Required Skills, Experience and Education:

• Ph.D. or M.S. in Statistics/Biostatistics, minimum 4 years (for Ph.D.) and 6 years (for M.S.) of experience in biotech/pharma industry as a statistician. Level will be determined based on the relevance of experience.

• Hands-on experience in design and analysis of oncology trials is a must.

• Solid knowledge in ICH and other regulatory requirements related to biostatistical activities and clinical trials.

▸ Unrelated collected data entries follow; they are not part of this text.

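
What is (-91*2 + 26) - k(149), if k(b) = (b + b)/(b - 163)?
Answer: -943/7 ≈ -134.71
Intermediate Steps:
k(b) = 2*b/(-163 + b) (k(b) = (2*b)/(-163 + b) = 2*b/(-163 + b))
(-91*2 + 26) - k(149) = (-91*2 + 26) - 2*149/(-163 + 149) = (-91*2 + 26) - 2*149/(-14) = (-182 + 26) - 2*149*(-1)/14 = -156 - 1*(-149/7) = -156 + 149/7 = -943/7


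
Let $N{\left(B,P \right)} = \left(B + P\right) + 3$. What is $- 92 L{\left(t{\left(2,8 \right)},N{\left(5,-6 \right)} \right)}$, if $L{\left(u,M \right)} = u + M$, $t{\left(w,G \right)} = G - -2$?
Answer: $-1104$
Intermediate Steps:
$N{\left(B,P \right)} = 3 + B + P$
$t{\left(w,G \right)} = 2 + G$ ($t{\left(w,G \right)} = G + 2 = 2 + G$)
$L{\left(u,M \right)} = M + u$
$- 92 L{\left(t{\left(2,8 \right)},N{\left(5,-6 \right)} \right)} = - 92 \left(\left(3 + 5 - 6\right) + \left(2 + 8\right)\right) = - 92 \left(2 + 10\right) = \left(-92\right) 12 = -1104$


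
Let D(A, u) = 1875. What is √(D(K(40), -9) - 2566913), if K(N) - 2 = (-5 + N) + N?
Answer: I*√2565038 ≈ 1601.6*I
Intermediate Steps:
K(N) = -3 + 2*N (K(N) = 2 + ((-5 + N) + N) = 2 + (-5 + 2*N) = -3 + 2*N)
√(D(K(40), -9) - 2566913) = √(1875 - 2566913) = √(-2565038) = I*√2565038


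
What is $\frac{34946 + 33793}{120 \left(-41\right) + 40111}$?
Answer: $\frac{68739}{35191} \approx 1.9533$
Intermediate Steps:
$\frac{34946 + 33793}{120 \left(-41\right) + 40111} = \frac{68739}{-4920 + 40111} = \frac{68739}{35191}$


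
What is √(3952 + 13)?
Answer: √3965 ≈ 62.968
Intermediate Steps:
√(3952 + 13) = √3965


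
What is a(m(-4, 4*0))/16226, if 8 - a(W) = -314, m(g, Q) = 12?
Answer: 23/1159 ≈ 0.019845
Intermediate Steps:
a(W) = 322 (a(W) = 8 - 1*(-314) = 8 + 314 = 322)
a(m(-4, 4*0))/16226 = 322/16226 = 322*(1/16226) = 23/1159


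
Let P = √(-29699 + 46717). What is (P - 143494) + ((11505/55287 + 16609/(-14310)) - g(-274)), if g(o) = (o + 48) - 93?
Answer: -12586072533887/87906330 + √17018 ≈ -1.4305e+5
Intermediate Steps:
P = √17018 ≈ 130.45
g(o) = -45 + o (g(o) = (48 + o) - 93 = -45 + o)
(P - 143494) + ((11505/55287 + 16609/(-14310)) - g(-274)) = (√17018 - 143494) + ((11505/55287 + 16609/(-14310)) - (-45 - 274)) = (-143494 + √17018) + ((11505*(1/55287) + 16609*(-1/14310)) - 1*(-319)) = (-143494 + √17018) + ((3835/18429 - 16609/14310) + 319) = (-143494 + √17018) + (-83736137/87906330 + 319) = (-143494 + √17018) + 27958383133/87906330 = -12586072533887/87906330 + √17018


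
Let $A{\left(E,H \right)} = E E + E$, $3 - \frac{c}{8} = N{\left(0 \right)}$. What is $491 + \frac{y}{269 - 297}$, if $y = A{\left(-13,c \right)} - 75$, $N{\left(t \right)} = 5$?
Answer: $\frac{13667}{28} \approx 488.11$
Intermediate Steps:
$c = -16$ ($c = 24 - 40 = -16$)
$A{\left(E,H \right)} = E + E^{2}$ ($A{\left(E,H \right)} = E^{2} + E = E + E^{2}$)
$y = 81$ ($y = - 13 \left(1 - 13\right) - 75 = \left(-13\right) \left(-12\right) - 75 = 156 - 75 = 81$)
$491 + \frac{y}{269 - 297} = 491 + \frac{81}{269 - 297} = 491 + \frac{81}{-28} = 491 + 81 \left(- \frac{1}{28}\right) = 491 - \frac{81}{28} = \frac{13667}{28}$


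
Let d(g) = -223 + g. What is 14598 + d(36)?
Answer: 14411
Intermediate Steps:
14598 + d(36) = 14598 + (-223 + 36) = 14598 - 187 = 14411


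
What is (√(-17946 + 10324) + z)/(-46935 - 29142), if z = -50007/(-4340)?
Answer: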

• Excellent verbal and written communication skills are required.
• Good interpersonal and project management skills are essential.
• Proficiency in SAS and/or R.

Preferred Skills:

• Hands-on experience in design and analysis of phase 3 oncology trials desirable.

The expected salary range for this role is $200,000 to $240,000. An individual’s position within the range may be influenced by multiple factors, including skills and experience in role, overall performance, individual impact and contributions, tenure, and market dynamics. Base salary is one part of the overall total rewards program at RevMed, which includes competitive cash compensation, robust equity awards, strong benefits, and significant learning and development opportunities.

Revolution Medicines is an equal opportunity employer and prohibits unlawful discrimination based on race, color, religion, gender, sexual orientation, gender identity/expression, national origin/ancestry, age, disability, marital status, medical condition, and veteran status.